RNA interference has showed great promise as an antiviral therapy since its discovery in mammalian cells (Elbashir et al., 2001). Its application in vitro and in vivo has shown it to be a new and efficient approach for inhibition of viral infection. However, as also shown in this study, different siRNA sequences have different interference efficacies, which depending on the characteristics of the target RNA, including local RNA folding and the accessibility of the siRNA-binding site on the target RNA (Kurreck, 2006, Shao et al., 2007). The highest potential efficiency of interference is considered a high knockdown that avoids the degradation of untargeted genes (off-target effects) with the fewer siRNAs (Ladunga, 2006).

RNA interference in viral infection has been the focus of numerous studies (Liu et al., 2006, Mungall et al., 2008), and an effective and specific interference in HEV transcription was obtained in A549 cells in the current study. RNAi, its exquisite specificity in seeking targets, which determines the exclusive protection against hepatitis E virus. HEV specific siRNAs were capable of preventing HEV infection in A549 cells. Antiviral activity was demonstrated both in mRNA transcription level by Real-Time qPCR and in protein expression level by Western blot. These findings indicate that this protocol may be an effective antiviral strategy for protecting host cells against viral invasion.

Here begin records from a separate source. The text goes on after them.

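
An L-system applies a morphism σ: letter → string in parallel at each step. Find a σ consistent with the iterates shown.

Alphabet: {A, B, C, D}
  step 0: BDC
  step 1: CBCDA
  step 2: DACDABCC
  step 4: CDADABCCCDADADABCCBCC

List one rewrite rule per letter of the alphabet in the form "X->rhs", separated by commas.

A->C, B->C, C->DA, D->BC

  step 1 ⇒ step 2: CBCDA ⇒ DA·C·DA·BC·C
    A ↦ C
    B ↦ C
    C ↦ DA
    D ↦ BC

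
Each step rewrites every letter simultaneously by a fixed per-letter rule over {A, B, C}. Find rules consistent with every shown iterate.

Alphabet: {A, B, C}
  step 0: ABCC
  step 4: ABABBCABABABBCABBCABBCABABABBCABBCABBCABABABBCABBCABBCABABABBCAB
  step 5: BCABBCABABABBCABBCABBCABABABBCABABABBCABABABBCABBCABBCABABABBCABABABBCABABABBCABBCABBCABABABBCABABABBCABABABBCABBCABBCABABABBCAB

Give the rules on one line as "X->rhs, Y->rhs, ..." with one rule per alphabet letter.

A->BC, B->AB, C->AB

  step 4 ⇒ step 5: ABABBCABABABBCABBCABBCABABABBCABBCABBCABABABBCABBCABBCABABABBCAB ⇒ BC·AB·BC·AB·AB·AB·BC·AB·BC·AB·BC·AB·AB·AB·BC·AB·AB·AB·BC·AB·AB·AB·BC·AB·BC·AB·BC·AB·AB·AB·BC·AB·AB·AB·BC·AB·AB·AB·BC·AB·BC·AB·BC·AB·AB·AB·BC·AB·AB·AB·BC·AB·AB·AB·BC·AB·BC·AB·BC·AB·AB·AB·BC·AB
    A ↦ BC
    B ↦ AB
    C ↦ AB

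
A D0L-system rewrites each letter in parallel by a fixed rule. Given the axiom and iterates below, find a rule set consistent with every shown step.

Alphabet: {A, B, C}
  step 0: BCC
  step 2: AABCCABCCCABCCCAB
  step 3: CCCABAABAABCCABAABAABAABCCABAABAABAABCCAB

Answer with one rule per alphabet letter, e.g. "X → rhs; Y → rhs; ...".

  step 2 ⇒ step 3: AABCCABCCCABCCCAB ⇒ C·C·CAB·AAB·AAB·C·CAB·AAB·AAB·AAB·C·CAB·AAB·AAB·AAB·C·CAB
    A ↦ C
    B ↦ CAB
    C ↦ AAB

A->C, B->CAB, C->AAB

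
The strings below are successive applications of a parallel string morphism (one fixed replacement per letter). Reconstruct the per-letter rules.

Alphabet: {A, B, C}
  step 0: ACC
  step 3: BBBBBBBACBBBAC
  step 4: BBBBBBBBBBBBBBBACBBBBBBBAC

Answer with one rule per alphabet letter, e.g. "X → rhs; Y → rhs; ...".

  step 3 ⇒ step 4: BBBBBBBACBBBAC ⇒ BB·BB·BB·BB·BB·BB·BB·B·AC·BB·BB·BB·B·AC
    A ↦ B
    B ↦ BB
    C ↦ AC

A->B, B->BB, C->AC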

The siRNA is very effective in vitro; however, there are many obstacles to application of RNAi in vivo as a therapy. The main obstacles are prevention of degradation of siRNA and avoidance of side effects to the host induced by siRNA itself. Couzin (2006) and Grimm and Kay (2007) mentioned the toxicity of both siRNA or shRNA expression vectors in vitro and in vivo, and cell apoptosis was observed when vectors were introduced at a high concentration. Although the RNAi pathway is a promising treatment for cancer, virus and hepatitis therapy, there are serious safety issues that first need to be addressed (McBride et al., 2008). There needs to be a focus on decreasing the toxicity that accompanies siRNA treatment.

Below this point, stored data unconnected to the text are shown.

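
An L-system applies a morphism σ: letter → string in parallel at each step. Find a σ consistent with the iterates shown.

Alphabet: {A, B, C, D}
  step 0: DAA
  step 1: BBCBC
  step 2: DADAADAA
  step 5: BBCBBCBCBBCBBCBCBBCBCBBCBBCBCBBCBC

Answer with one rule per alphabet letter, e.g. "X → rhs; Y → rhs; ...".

A->BC, B->DA, C->A, D->B

  step 1 ⇒ step 2: BBCBC ⇒ DA·DA·A·DA·A
    B ↦ DA
    C ↦ A
  step 0 ⇒ step 1: DAA ⇒ B·BC·BC
    A ↦ BC
  step 0 ⇒ step 1: DAA ⇒ B·BC·BC
    D ↦ B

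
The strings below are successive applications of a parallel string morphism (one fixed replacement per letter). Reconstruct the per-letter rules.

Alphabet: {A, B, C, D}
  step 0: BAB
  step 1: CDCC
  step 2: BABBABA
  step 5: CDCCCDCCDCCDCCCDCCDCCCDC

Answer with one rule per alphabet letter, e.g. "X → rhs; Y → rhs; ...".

A->DC, B->C, C->BA, D->B

  step 1 ⇒ step 2: CDCC ⇒ BA·B·BA·BA
    C ↦ BA
    D ↦ B
  step 0 ⇒ step 1: BAB ⇒ C·DC·C
    A ↦ DC
  step 0 ⇒ step 1: BAB ⇒ C·DC·C
    B ↦ C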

In conclusion, the present study demonstrated that HEV specific siRNAs could specifically and effectively suppress HEV transcription and translation in A549 cells. These results indicate that RNAi can be a potential antiviral therapy for suppression HEV infection. Further study is required to determine the effectiveness and the safety of RNA interference as a means of protection against HEV infection in vivo.